LAWS(HPH)-1971-6-10

HUKUM CHAND Vs. SANSAR CHAND

Decided On June 01, 1971
HUKUM CHAND Appellant
V/S
SANSAR CHAND Respondents

JUDGEMENT

(1.) This is an appeal against the judgment of a learned Judge of the Delhi High Court (Himachal Bench). Tatachari, J., allowing a second appeal setting aside the judgments and decrees of the Courts below and decreeing the plaintiffs' suit by granting a declaration in the following terms:-

(2.) Diwana (since deceased and now represented by Sansar Chand, respondent No. 1), and Murli Dhar, respondent No. 2, sons of Chaudhary had brought their suit for declaration of their rights in respect of Khasra Nos. 141 and 146 by reason of their alleged continuous possession over these plots since the time of their ancestors and the construction of a house in plot No. 141 and kiln in plot No. 146. The plaintiffs had set up rights of ownership on the ground that they did not recognize the rights of any landlord by either ever paving any rent or rendering any service since the time of their ancestors, and in the alternative, they had claimed permanent tenancy rights. The defendants appellants had resisted the claim on the ground that the plaintiffs were merely tenants-at-will liable to pay rent in cash and also in kind and to be evicted at will. It appears, from the judgment of the first appellate Court, that the learned counsel for both sides had admitted that the findings of the trial Court, that the plaintiffs were owners of the construction but not of the site or land, were correct. This means that the plaintiffs gave up the case of ownership and adopted the alternative case of permanent tenancy which, however, was repelled by the trial and the first appellant Courts on the ground that facts proved were not sufficient to warrant such an inference.

(3.) As the question whether, on facts found, a tenancy can be found to be permanent in nature is a question of law, as held in Bejov Gopal Mukherji v. Pratul Chandra Ghose. AIR 1953 SC 153. Tatachari J., went into the question whether facts found raised an inference of permanent tenancy in favour of the plaintiffs respondents and concluded that a presumption of such a tenancy, which had not been rebutted, arose from the following facts:-Firstly, although the origin of the lease or grant was not known, it was clear that the grant was made in the tune of the forefathers of the plaintiffs. Secondly, the land in dispute had devolved from generation to generation in the family of the plaintiffs by inheritance without any attempt to evict the plaintiffs or their ancestors (the unrebutted evidence of the plaintiffs had established succession at least thrice). Thirdly, as was stated in paragraph 5 of the written-statement, a house was constructed in or about 1905 by the plaintiffs or by their predecessors-in-interest, but, it was substituted by a hut when it fell down in an earthquake.

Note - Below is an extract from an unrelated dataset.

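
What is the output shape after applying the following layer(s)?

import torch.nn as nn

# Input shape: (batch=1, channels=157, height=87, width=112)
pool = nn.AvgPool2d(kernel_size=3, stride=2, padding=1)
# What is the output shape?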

The structure shown to be now existing according to the plaintiffs' evidence, was a double-storeyed thatch- roofed house on Khasra No. 141. Fourthly, there has been, from the time of the forefathers of the plaintiffs, a kiln on Khasra No. 146. Fifthly, the defendants' own witnesses had given evidence that the plaintiffs were Opahu tenants on payment of Rs. 5/-per annum together with earthen wares manufactured by the plaintiffs as rent in kind.